Since our Denmark Strait tank experiment from 2013 (see here in a post from 2014!) is still the one I refer to when I want to point to pictures of such an overflow experiment, I decided to do the experiment again to take new (and hopefully better) pictures. Three experiments later, I am not sure if the pictures are any better, but I tried…

If you want context on the experiment, it’s about what Steffi and I describe in our Frontiers for Young Minds article “How Warm Gulf Stream Water Sustains a Cold Underwater Waterfall”. In a nutshell: Warm Gulf Stream water travels northward into the Nordic Seas, but what happens then? It cools, sinks, and returns southwards as a cold waterfall over the Greenland-Scotland Ridge. So that’s what I am doing in this experiment.

This is my setup:

Two different lunch boxes (left one glass, right one plastic) with play dough ridges in them to separate a smaller “Nordic Seas” reservoir from a larger “North Atlantic”.

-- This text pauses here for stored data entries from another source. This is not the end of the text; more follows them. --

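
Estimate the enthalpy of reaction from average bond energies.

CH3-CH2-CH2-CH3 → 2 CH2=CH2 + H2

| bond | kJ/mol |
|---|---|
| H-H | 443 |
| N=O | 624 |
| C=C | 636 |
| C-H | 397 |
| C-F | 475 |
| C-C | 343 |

Bonds broken (reactants):
  C-C: 3 × 343 = 1029
  C-H: 10 × 397 = 3970
  Σ(broken) = 4999 kJ
Bonds formed (products):
  C-H: 8 × 397 = 3176
  C=C: 2 × 636 = 1272
  H-H: 1 × 443 = 443
  Σ(formed) = 4891 kJ
ΔH = Σ(broken) − Σ(formed) = 4999 − 4891 = +108 kJ

ΔH ≈ +108 kJ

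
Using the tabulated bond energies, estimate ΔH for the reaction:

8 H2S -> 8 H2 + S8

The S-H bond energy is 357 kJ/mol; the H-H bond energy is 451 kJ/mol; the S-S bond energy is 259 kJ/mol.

Bonds broken (reactants):
  S-H: 16 × 357 = 5712
  Σ(broken) = 5712 kJ
Bonds formed (products):
  H-H: 8 × 451 = 3608
  S-S: 8 × 259 = 2072
  Σ(formed) = 5680 kJ
ΔH = Σ(broken) − Σ(formed) = 5712 − 5680 = +32 kJ

ΔH ≈ +32 kJ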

I added a sports injury cool pack to the “Nordic Seas” and filled the tanks with water so the ridge covered approximately 3/4 of the water depth. Then I dripped blue food dye on the cool pack as a tracer of the cold water. The blue cold water filled up the reservoir and then started spilling over the ridge. Below you see the overflow developing over time.

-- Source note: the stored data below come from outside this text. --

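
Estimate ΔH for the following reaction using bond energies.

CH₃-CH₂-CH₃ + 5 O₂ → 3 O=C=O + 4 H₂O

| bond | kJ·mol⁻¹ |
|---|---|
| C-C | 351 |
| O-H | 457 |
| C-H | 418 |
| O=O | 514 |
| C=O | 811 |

Bonds broken (reactants):
  C-C: 2 × 351 = 702
  C-H: 8 × 418 = 3344
  O=O: 5 × 514 = 2570
  Σ(broken) = 6616 kJ
Bonds formed (products):
  C=O: 6 × 811 = 4866
  O-H: 8 × 457 = 3656
  Σ(formed) = 8522 kJ
ΔH = Σ(broken) − Σ(formed) = 6616 − 8522 = −1906 kJ

ΔH ≈ −1906 kJ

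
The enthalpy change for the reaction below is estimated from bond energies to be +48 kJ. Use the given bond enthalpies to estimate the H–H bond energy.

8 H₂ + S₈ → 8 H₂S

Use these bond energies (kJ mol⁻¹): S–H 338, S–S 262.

Let D be the H–H bond energy.
Σ(broken) = 8×D + 8×262 = 2096 + 8D
Σ(formed) = 16×338 = 5408
ΔH = Σ(broken) − Σ(formed) = (2096 + 8D) − (5408) = −3312 + 8D
Setting this equal to +48 kJ gives 8D = 3360, so D = 420 kJ/mol.

D(H–H) ≈ 420 kJ/mol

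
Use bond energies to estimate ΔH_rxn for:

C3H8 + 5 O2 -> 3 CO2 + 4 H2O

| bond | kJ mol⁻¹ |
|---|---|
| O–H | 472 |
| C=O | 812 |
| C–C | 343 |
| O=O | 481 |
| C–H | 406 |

Bonds broken (reactants):
  C–C: 2 × 343 = 686
  C–H: 8 × 406 = 3248
  O=O: 5 × 481 = 2405
  Σ(broken) = 6339 kJ
Bonds formed (products):
  C=O: 6 × 812 = 4872
  O–H: 8 × 472 = 3776
  Σ(formed) = 8648 kJ
ΔH = Σ(broken) − Σ(formed) = 6339 − 8648 = −2309 kJ

ΔH ≈ −2309 kJ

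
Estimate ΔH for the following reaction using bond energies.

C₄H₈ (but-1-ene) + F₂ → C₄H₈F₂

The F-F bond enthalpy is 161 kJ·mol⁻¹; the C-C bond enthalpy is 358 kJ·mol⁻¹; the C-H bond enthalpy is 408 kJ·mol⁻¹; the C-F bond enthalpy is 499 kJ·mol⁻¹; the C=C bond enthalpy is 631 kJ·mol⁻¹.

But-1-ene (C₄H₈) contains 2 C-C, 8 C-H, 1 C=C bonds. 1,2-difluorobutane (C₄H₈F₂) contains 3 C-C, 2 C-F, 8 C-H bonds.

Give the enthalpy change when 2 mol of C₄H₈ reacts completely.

Bonds broken (reactants):
  C-C: 2 × 358 = 716
  C-H: 8 × 408 = 3264
  C=C: 1 × 631 = 631
  F-F: 1 × 161 = 161
  Σ(broken) = 4772 kJ
Bonds formed (products):
  C-C: 3 × 358 = 1074
  C-F: 2 × 499 = 998
  C-H: 8 × 408 = 3264
  Σ(formed) = 5336 kJ
ΔH = Σ(broken) − Σ(formed) = 4772 − 5336 = −564 kJ
For 2× the reaction as written: 2 × (−564) = −1128 kJ

ΔH = −1128 kJ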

So far, so good. In the left tank we can see the Denmark Strait overflow / “waterfall”, in the right tank the perspective is wrong so the waterfall itself is covered up by the ridge, but in both cases we see the “Nordic Seas” reservoir filled up with blue, dense water to the edge of the ridge, and then the blue, dense water at the bottom of the “North Atlantic”.
We also see a lot of blue in other places: In the surface of the tanks (where it is not really blue, that is just a reflection of the bottom water in the surface!), and in waves in the “North Atlantic”, where internal waves develop where the waterfall hits the bottom or the back edge of the tank. Not necessarily what I wanted to show, but still interesting to discuss maybe?

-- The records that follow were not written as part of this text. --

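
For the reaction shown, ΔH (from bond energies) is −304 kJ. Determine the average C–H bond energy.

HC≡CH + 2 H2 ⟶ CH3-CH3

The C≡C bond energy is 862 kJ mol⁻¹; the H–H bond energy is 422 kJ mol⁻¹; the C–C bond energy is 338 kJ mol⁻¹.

Let D be the C–H bond energy.
Σ(broken) = 1×862 + 2×D + 2×422 = 1706 + 2D
Σ(formed) = 1×338 + 6×D = 338 + 6D
ΔH = Σ(broken) − Σ(formed) = (1706 + 2D) − (338 + 6D) = +1368 − 4D
Setting this equal to −304 kJ gives 4D = 1672, so D = 418 kJ/mol.

D(C–H) ≈ 418 kJ/mol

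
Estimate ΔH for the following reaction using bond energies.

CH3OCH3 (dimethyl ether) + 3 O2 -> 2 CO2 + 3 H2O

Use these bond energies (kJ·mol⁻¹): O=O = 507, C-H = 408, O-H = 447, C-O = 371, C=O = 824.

Bonds broken (reactants):
  C-H: 6 × 408 = 2448
  C-O: 2 × 371 = 742
  O=O: 3 × 507 = 1521
  Σ(broken) = 4711 kJ
Bonds formed (products):
  C=O: 4 × 824 = 3296
  O-H: 6 × 447 = 2682
  Σ(formed) = 5978 kJ
ΔH = Σ(broken) − Σ(formed) = 4711 − 5978 = −1267 kJ

ΔH ≈ −1267 kJ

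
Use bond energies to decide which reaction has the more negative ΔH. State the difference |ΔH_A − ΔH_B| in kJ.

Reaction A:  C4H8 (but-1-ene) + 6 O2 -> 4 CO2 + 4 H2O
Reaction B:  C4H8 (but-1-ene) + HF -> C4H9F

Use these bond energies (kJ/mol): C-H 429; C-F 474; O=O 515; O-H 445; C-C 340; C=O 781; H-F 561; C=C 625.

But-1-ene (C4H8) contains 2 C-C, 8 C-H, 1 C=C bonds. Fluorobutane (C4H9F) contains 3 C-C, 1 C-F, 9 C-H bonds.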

Things that I noticed while doing the experiment:

  • make sure there isn’t a lot of turbulence left (from pouring the water or adding the cool pack) when you start the experiment
  • make sure you drip the dye ON the cool pack (so it doesn’t get caught up in the remaining turbulence and gets swept over the ridge close to the surface before it had a chance to cool and sink)
  • think about your camera setup… I don’t know how I am not learning this. My time lapse has my arm and my other camera in it so much that I cannot actually use it

In the experiment in the picture above, I did not notice that I smeared part of the “Greenland-Scotland Ridge” against the sides of my tank when inserting the cooling pack, and with that created the most visually interesting structure in the whole experiment. That’s distracting from what I want to show even though otherwise that experiment went quite nicely…

I am really out of practice when it comes to tank experiments. Shocking! But maybe this is my first step back?


Semper S, Glessmer M, Våge K and Pickart R (2022) How Warm Gulf Stream Water Sustains a Cold Underwater Waterfall. Front. Young Minds. 10:765740. doi: 10.3389/frym.2022.765740

2 thoughts on “Denmark Strait overflow in a tank experiment

  1. Barry Klinger

    Great demo. I got my son to demonstrate general idea of thermohaline overturning for a grade-school science fair (dyed ice cube sitting on one side of the tank), which I show undergrads and grad students in oceanography classes. Introducing the barrier is really helpful both for relevance to the ocean and clarifying the overturning flow. I will point students to this post in the future.

    Reply
    1. Mirjam

      Thank you! Yes, I love the overturning demo, too! I’ve started to use cool packs instead of dyed ice cubes to avoid planting the seed for the misconception that dense water in the global overturning circulation, or in the case of this experiment the Nordic Seas-Denmark Strait-North Atlantic part of it, is fresh melt water. But not sure how big that danger actually is; I just found myself pointing it out so much that I decided to go for the cool pack and then instead ask “if we used ice cubes instead, what would happen and how does that relate to the real ocean?”